LOS ANGELES (AP) -- Cole Hamels turned back the calendar to last October, when he and the Philadelphia Phillies left Dodger Stadium as the newly crowned National League champions.

Hamels dominated last night against Los Angeles pitching a five-hitter for his third career shutout, and the defending World Series champions extended their winning streak to seven games with a 3-0 victory.

The MVP of last year's NLCS and World Series, he won both starts against Los Angeles in the playoffs, including a 5-1 decision at Chavez Ravine that wrapped up the Phillies' first pennant since 1993. And for those wondering what the 25-year-old left-hander could possibly do for an encore this season, this was a good start.

"That's always something that kind of gets in your mind," said Hamels, 4-0 with a 2.84 ERA over his last seven outings. "I mean, you don't have the type of time off to really gather your thoughts and get prepared for another season. I had a little bump in the road with the elbow soreness, and that kind of delayed some things. But I'm ready to go now."

He threw 97 pitches, retiring 18 of his last 20 batters and allowing only two runners as far as second base (one of them on defensive indifference in the ninth) and became the first opposing pitcher to throw a shutout at Dodger Stadium since Arizona's Brandon Webb on Aug. 5, 2007.

"Sometimes I'll have a lot of strikeouts and sometimes I won't. But I don't want to be the big strikeout guy because it's hard on you and that really pushes up your pitch count," according to Hamels. "My past three or four games I've been going 110 pitches and only getting through the sixth. So pitch efficiency is something I've been trying to work on."

So what did LA think about the game?

"This is one you just forget about, basically, and chalk it up to the fact that he pitched well," Juan Pierre said of the pitcher. "He threw strikes and we couldn't put any heat on him."

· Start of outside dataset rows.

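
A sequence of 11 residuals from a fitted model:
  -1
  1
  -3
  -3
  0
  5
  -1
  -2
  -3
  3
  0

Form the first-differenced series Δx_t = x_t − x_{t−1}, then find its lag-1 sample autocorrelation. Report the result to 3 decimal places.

-0.294

First differences Δx: 2, -4, 0, 3, 5, -6, -1, -1, 6, -3
Mean of differences = 0.1000
Numerator Σ(Δx_t−Δx̄)(Δx_{t+1}−Δx̄) = -40.2100
Denominator Σ(Δx_t−Δx̄)² = 136.9000
r_1(Δx) = -40.2100 / 136.9000 = -0.294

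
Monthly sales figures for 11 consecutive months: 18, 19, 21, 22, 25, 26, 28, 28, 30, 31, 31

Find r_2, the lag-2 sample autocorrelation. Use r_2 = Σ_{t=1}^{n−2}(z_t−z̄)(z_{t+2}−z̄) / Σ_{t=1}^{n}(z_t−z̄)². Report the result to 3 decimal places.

Mean z̄ = (18 + 19 + 21 + 22 + 25 + 26 + 28 + 28 + 30 + 31 + 31)/11 = 25.3636
Numerator Σ_{t=1}^{9}(z_t−z̄)(z_{t+2}−z̄) = 106.9174
Denominator Σ(z_t−z̄)² = 224.5455
r_2 = 106.9174 / 224.5455 = 0.476

0.476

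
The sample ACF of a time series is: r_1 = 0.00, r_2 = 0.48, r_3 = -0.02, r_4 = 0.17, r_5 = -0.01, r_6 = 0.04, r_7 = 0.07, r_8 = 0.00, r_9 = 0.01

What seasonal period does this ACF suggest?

The largest autocorrelation is r_2 = 0.48, with a weaker echo at lag 4 (0.17); the remaining lags stay at or below 0.07.
The dominant spike at lag 2 indicates a seasonal period of 2.

2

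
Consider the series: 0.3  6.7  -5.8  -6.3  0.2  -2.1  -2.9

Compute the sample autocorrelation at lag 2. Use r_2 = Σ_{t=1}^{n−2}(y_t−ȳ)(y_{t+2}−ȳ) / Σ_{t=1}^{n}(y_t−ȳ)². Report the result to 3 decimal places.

-0.455

Mean ȳ = (0.3 + 6.7 − 5.8 − 6.3 + 0.2 − 2.1 − 2.9)/7 = -1.4143
Numerator Σ_{t=1}^{5}(y_t−ȳ)(y_{t+2}−ȳ) = -53.2904
Denominator Σ(y_t−ȳ)² = 117.1686
r_2 = -53.2904 / 117.1686 = -0.455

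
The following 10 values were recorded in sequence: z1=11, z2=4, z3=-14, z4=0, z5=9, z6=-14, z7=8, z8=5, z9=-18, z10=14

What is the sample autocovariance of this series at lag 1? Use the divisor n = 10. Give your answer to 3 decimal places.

-54.225

Mean z̄ = (11 + 4 − 14 + 0 + 9 − 14 + 8 + 5 − 18 + 14)/10 = 0.5000
Σ_{t=1}^{9}(z_t−z̄)(z_{t+1}−z̄) = -542.2500
γ_1 = -542.2500 / 10 = -54.225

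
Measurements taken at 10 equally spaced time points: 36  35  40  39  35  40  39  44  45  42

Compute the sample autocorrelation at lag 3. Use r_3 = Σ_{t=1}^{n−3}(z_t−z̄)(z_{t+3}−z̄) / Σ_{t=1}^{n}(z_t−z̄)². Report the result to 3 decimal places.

0.034

Mean z̄ = (36 + 35 + 40 + 39 + 35 + 40 + 39 + 44 + 45 + 42)/10 = 39.5000
Σ(z_t−z̄)(z_{t+3}−z̄) = (1.7500) + (20.2500) + (0.2500) + (0.2500) + (-20.2500) + (2.7500) + (-1.2500) = 3.7500
Denominator Σ(z_t−z̄)² = 110.5000
r_3 = 3.7500 / 110.5000 = 0.034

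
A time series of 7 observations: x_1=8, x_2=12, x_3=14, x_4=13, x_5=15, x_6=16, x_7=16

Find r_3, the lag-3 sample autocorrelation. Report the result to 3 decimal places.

0.009

Mean x̄ = (8 + 12 + 14 + 13 + 15 + 16 + 16)/7 = 13.4286
Numerator Σ_{t=1}^{4}(x_t−x̄)(x_{t+3}−x̄) = 0.4490
Denominator Σ(x_t−x̄)² = 47.7143
r_3 = 0.4490 / 47.7143 = 0.009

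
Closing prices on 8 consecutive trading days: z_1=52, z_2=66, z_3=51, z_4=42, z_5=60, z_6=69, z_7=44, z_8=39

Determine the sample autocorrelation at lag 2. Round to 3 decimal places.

-0.703

Mean z̄ = (52 + 66 + 51 + 42 + 60 + 69 + 44 + 39)/8 = 52.8750
Deviations from mean: -0.8750, 13.1250, -1.8750, -10.8750, 7.1250, 16.1250, -8.8750, -13.8750
Numerator Σ_{t=1}^{6}(z_t−z̄)(z_{t+2}−z̄) = -616.7813
Denominator Σ(z_t−z̄)² = 876.8750
r_2 = -616.7813 / 876.8750 = -0.703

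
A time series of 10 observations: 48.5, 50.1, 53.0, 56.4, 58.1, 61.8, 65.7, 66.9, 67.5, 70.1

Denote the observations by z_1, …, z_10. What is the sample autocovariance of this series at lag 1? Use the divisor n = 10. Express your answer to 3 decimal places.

Mean z̄ = (48.5 + 50.1 + 53.0 + 56.4 + 58.1 + 61.8 + 65.7 + 66.9 + 67.5 + 70.1)/10 = 59.8100
Σ_{t=1}^{9}(z_t−z̄)(z_{t+1}−z̄) = 388.7289
γ_1 = 388.7289 / 10 = 38.873

38.873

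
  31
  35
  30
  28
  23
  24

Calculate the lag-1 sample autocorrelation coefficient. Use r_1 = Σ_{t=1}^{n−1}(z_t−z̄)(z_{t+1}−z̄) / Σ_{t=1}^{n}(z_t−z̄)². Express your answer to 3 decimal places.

0.520

Mean z̄ = (31 + 35 + 30 + 28 + 23 + 24)/6 = 28.5000
Deviations from mean: 2.5000, 6.5000, 1.5000, -0.5000, -5.5000, -4.5000
Numerator Σ_{t=1}^{5}(z_t−z̄)(z_{t+1}−z̄) = 52.7500
Denominator Σ(z_t−z̄)² = 101.5000
r_1 = 52.7500 / 101.5000 = 0.520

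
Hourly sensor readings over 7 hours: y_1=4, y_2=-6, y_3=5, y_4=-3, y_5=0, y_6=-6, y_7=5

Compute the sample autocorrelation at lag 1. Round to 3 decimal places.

Mean ȳ = (4 − 6 + 5 − 3 + 0 − 6 + 5)/7 = -0.1429
Deviations from mean: 4.1429, -5.8571, 5.1429, -2.8571, 0.1429, -5.8571, 5.1429
Σ(y_t−ȳ)(y_{t+1}−ȳ) = (-24.2653) + (-30.1224) + (-14.6939) + (-0.4082) + (-0.8367) + (-30.1224) = -100.4490
Denominator Σ(y_t−ȳ)² = 146.8571
r_1 = -100.4490 / 146.8571 = -0.684

-0.684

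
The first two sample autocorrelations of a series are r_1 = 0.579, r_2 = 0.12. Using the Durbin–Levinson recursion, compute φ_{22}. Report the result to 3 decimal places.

φ_{22} = (r_2 − r_1²) / (1 − r_1²)
r_1² = (0.579)² = 0.335241
Numerator = 0.12 − 0.3352 = -0.2152; denominator = 1 − 0.3352 = 0.6648
φ_{22} = -0.2152 / 0.6648 = -0.324

-0.324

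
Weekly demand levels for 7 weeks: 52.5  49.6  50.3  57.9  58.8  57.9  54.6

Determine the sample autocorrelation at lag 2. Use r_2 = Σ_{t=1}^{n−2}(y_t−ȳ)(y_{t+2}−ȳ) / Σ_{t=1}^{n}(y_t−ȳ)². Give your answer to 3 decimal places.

-0.165

Mean ȳ = (52.5 + 49.6 + 50.3 + 57.9 + 58.8 + 57.9 + 54.6)/7 = 54.5143
Σ(y_t−ȳ)(y_{t+2}−ȳ) = (8.4888) + (-16.6384) + (-18.0612) + (11.4631) + (0.3673) = -14.3804
Denominator Σ(y_t−ȳ)² = 87.2686
r_2 = -14.3804 / 87.2686 = -0.165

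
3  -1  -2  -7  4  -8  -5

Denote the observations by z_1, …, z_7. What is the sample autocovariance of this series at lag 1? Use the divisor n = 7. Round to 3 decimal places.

Mean z̄ = (3 − 1 − 2 − 7 + 4 − 8 − 5)/7 = -2.2857
Σ_{t=1}^{6}(z_t−z̄)(z_{t+1}−z̄) = -44.2245
γ_1 = -44.2245 / 7 = -6.318

-6.318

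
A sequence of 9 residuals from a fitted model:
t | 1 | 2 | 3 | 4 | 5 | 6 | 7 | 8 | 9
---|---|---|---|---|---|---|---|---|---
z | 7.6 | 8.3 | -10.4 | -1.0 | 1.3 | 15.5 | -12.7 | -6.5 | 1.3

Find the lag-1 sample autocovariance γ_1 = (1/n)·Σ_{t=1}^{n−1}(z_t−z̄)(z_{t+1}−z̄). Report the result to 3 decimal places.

Mean z̄ = (7.6 + 8.3 − 10.4 − 1.0 + 1.3 + 15.5 − 12.7 − 6.5 + 1.3)/9 = 0.3778
Σ_{t=1}^{8}(z_t−z̄)(z_{t+1}−z̄) = -114.8049
γ_1 = -114.8049 / 9 = -12.756

-12.756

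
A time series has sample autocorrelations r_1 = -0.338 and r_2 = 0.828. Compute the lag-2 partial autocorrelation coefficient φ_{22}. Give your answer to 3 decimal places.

0.806

φ_{22} = (r_2 − r_1²) / (1 − r_1²)
r_1² = (-0.338)² = 0.114244
Numerator = 0.828 − 0.1142 = 0.7138; denominator = 1 − 0.1142 = 0.8858
φ_{22} = 0.7138 / 0.8858 = 0.806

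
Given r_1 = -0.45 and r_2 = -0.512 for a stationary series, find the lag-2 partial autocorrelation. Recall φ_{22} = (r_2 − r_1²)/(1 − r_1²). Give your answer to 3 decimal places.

-0.896

φ_{22} = (r_2 − r_1²) / (1 − r_1²)
r_1² = (-0.45)² = 0.2025
Numerator = -0.512 − 0.2025 = -0.7145; denominator = 1 − 0.2025 = 0.7975
φ_{22} = -0.7145 / 0.7975 = -0.896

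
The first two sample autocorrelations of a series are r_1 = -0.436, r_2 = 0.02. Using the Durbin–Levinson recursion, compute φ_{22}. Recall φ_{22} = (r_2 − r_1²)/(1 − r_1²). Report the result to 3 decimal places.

φ_{22} = (r_2 − r_1²) / (1 − r_1²)
r_1² = (-0.436)² = 0.190096
Numerator = 0.02 − 0.1901 = -0.1701; denominator = 1 − 0.1901 = 0.8099
φ_{22} = -0.1701 / 0.8099 = -0.210

-0.210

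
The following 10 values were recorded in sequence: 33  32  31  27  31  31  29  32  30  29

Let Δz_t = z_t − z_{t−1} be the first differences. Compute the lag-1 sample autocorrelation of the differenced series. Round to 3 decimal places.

First differences Δz: -1, -1, -4, 4, 0, -2, 3, -2, -1
Mean of differences = -0.4444
Numerator Σ(Δz_t−Δz̄)(Δz_{t+1}−Δz̄) = -22.0864
Denominator Σ(Δz_t−Δz̄)² = 50.2222
r_1(Δz) = -22.0864 / 50.2222 = -0.440

-0.440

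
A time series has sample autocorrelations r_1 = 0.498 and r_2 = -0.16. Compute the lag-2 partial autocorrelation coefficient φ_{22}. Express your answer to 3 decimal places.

φ_{22} = (r_2 − r_1²) / (1 − r_1²)
r_1² = (0.498)² = 0.248004
Numerator = -0.16 − 0.2480 = -0.4080; denominator = 1 − 0.2480 = 0.7520
φ_{22} = -0.4080 / 0.7520 = -0.543

-0.543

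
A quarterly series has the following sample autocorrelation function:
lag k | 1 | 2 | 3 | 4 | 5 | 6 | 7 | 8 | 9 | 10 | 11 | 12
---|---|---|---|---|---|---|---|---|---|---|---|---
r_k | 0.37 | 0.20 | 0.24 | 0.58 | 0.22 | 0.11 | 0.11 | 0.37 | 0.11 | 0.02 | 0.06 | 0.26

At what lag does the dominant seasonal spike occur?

The largest autocorrelation is r_4 = 0.58; the remaining lags stay at or below 0.37. The elevated value at lag 1 (0.37), dropping to 0.20 at lag 2, reflects decaying short-term dependence rather than seasonality.
The dominant spike at lag 4 indicates a seasonal period of 4.

4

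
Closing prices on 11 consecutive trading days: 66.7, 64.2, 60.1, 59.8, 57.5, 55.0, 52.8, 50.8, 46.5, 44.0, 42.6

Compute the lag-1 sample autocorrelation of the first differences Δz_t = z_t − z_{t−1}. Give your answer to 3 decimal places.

First differences Δz: -2.5, -4.1, -0.3, -2.3, -2.5, -2.2, -2.0, -4.3, -2.5, -1.4
Mean of differences = -2.4100
Numerator Σ(Δz_t−Δz̄)(Δz_{t+1}−Δz̄) = -3.8201
Denominator Σ(Δz_t−Δz̄)² = 12.1490
r_1(Δz) = -3.8201 / 12.1490 = -0.314

-0.314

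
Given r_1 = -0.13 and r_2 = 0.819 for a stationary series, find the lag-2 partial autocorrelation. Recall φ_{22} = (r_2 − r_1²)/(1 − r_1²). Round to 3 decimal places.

0.816

φ_{22} = (r_2 − r_1²) / (1 − r_1²)
r_1² = (-0.13)² = 0.0169
Numerator = 0.819 − 0.0169 = 0.8021; denominator = 1 − 0.0169 = 0.9831
φ_{22} = 0.8021 / 0.9831 = 0.816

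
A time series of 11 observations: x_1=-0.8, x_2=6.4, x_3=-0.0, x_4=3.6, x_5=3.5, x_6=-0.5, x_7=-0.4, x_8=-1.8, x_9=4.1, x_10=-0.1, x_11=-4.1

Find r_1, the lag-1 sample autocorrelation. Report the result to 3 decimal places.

-0.156

Mean x̄ = (-0.8 + 6.4 − 0.0 + 3.6 + 3.5 − 0.5 − 0.4 − 1.8 + 4.1 − 0.1 − 4.1)/11 = 0.9000
Numerator Σ_{t=1}^{10}(x_t−x̄)(x_{t+1}−x̄) = -14.8600
Denominator Σ(x_t−x̄)² = 95.1800
r_1 = -14.8600 / 95.1800 = -0.156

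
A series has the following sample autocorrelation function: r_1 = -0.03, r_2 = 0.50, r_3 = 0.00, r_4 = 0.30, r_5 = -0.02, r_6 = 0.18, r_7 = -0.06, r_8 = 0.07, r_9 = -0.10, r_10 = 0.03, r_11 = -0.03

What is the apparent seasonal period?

2

The largest autocorrelation is r_2 = 0.50, with weaker echoes at lags 4 (0.30) and 6 (0.18); the remaining lags stay at or below 0.07.
The dominant spike at lag 2 indicates a seasonal period of 2.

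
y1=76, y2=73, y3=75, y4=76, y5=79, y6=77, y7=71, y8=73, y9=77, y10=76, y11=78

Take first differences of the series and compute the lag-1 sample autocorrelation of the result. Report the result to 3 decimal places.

First differences Δy: -3, 2, 1, 3, -2, -6, 2, 4, -1, 2
Mean of differences = 0.2000
Numerator Σ(Δy_t−Δȳ)(Δy_{t+1}−Δȳ) = -5.6400
Denominator Σ(Δy_t−Δȳ)² = 87.6000
r_1(Δy) = -5.6400 / 87.6000 = -0.064

-0.064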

"The kid is good. What can you say? When he's on the mound, he ain't got time to be putting guys on base. He lets them make contact and he trusts his defense," Orlando Hudson. "He throws strikes, he doesn't walk anybody, he trusts his offspeed pitches and does a great job of moving the ball up and down and in and out."

Los Angeles has the best record in baseball at 37-19, with Philadelphia right behind at 32-20. Watch out!